4. A multi-level intelligent link-based data heterogeneous federal learning method according to claim 3, wherein the gradient update information of the last layer of each client local model is specifically:

5. The multi-level intelligent link-based data heterogeneous federation learning method according to claim 4, wherein the loss function L _i of the ith client is a negative log likelihood loss function, specifically:

L_i(y,f(x))＝-log(f(x)[y])

6. The multi-level intelligent link-based data heterogeneous federation learning method according to claim 1, wherein the clustering algorithm preset in step S3 comprises: any one of a condensation hierarchical clustering algorithm, a K-means clustering algorithm, a DBSCAN clustering algorithm, a spectral clustering algorithm, an OPTICS clustering algorithm and a MEAN SHIFT clustering algorithm.

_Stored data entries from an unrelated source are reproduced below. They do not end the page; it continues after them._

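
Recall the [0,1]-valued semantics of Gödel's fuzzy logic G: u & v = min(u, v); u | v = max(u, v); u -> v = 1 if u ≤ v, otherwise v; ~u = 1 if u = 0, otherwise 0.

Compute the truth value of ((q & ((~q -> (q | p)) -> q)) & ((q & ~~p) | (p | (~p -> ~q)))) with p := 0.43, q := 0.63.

~q: Gödel ¬ of 0.63 = 0 (operand ≠ 0)
(q | p) = max(0.63, 0.43) = 0.63
(~q -> (q | p)): 0 ≤ 0.63, so result = 1
((~q -> (q | p)) -> q): 1 > 0.63, so result = 0.63
(q & ((~q -> (q | p)) -> q)) = min(0.63, 0.63) = 0.63
~p: Gödel ¬ of 0.43 = 0 (operand ≠ 0)
~~p: Gödel ¬ of 0 = 1 (operand is 0)
(q & ~~p) = min(0.63, 1) = 0.63
~p: Gödel ¬ of 0.43 = 0 (operand ≠ 0)
~q: Gödel ¬ of 0.63 = 0 (operand ≠ 0)
(~p -> ~q): 0 ≤ 0, so result = 1
(p | (~p -> ~q)) = max(0.43, 1) = 1
((q & ~~p) | (p | (~p -> ~q))) = max(0.63, 1) = 1
((q & ((~q -> (q | p)) -> q)) & ((q & ~~p) | (p | (~p -> ~q)))) = min(0.63, 1) = 0.63

0.63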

7. The multi-level intelligent link-based data heterogeneous federation learning method according to claim 1, wherein in the step S4, for the clients of the same logical group, performing intra-group serial training includes:

Wherein, Representing model parameters of the ith client in the jth group when the t+1st round of cascade optimization iteration is performed,/>Model parameters representing the i-1 th client; d _i represents heterogeneous data locally preset by the ith client.

8. The multi-level intelligent federation-based data heterogeneous federation learning method according to claim 1, wherein in step S5, the local model after cascade optimization of each proxy client is uploaded to a server, and the server aggregates all the received local models after cascade optimization, and the specific formula is as follows:

9. The multi-level intelligent link-based data heterogeneous federal learning method according to claim 1, wherein in the step S6, the preset stopping condition is: repeating steps S2-S5 for times to reach a preset value, or the new global model meets the preset precision requirement.

10. A computer-readable storage medium, on which a computer program is stored, characterized in that the computer program, when being executed by a processor, implements the steps of the method of any one of claims 1-9.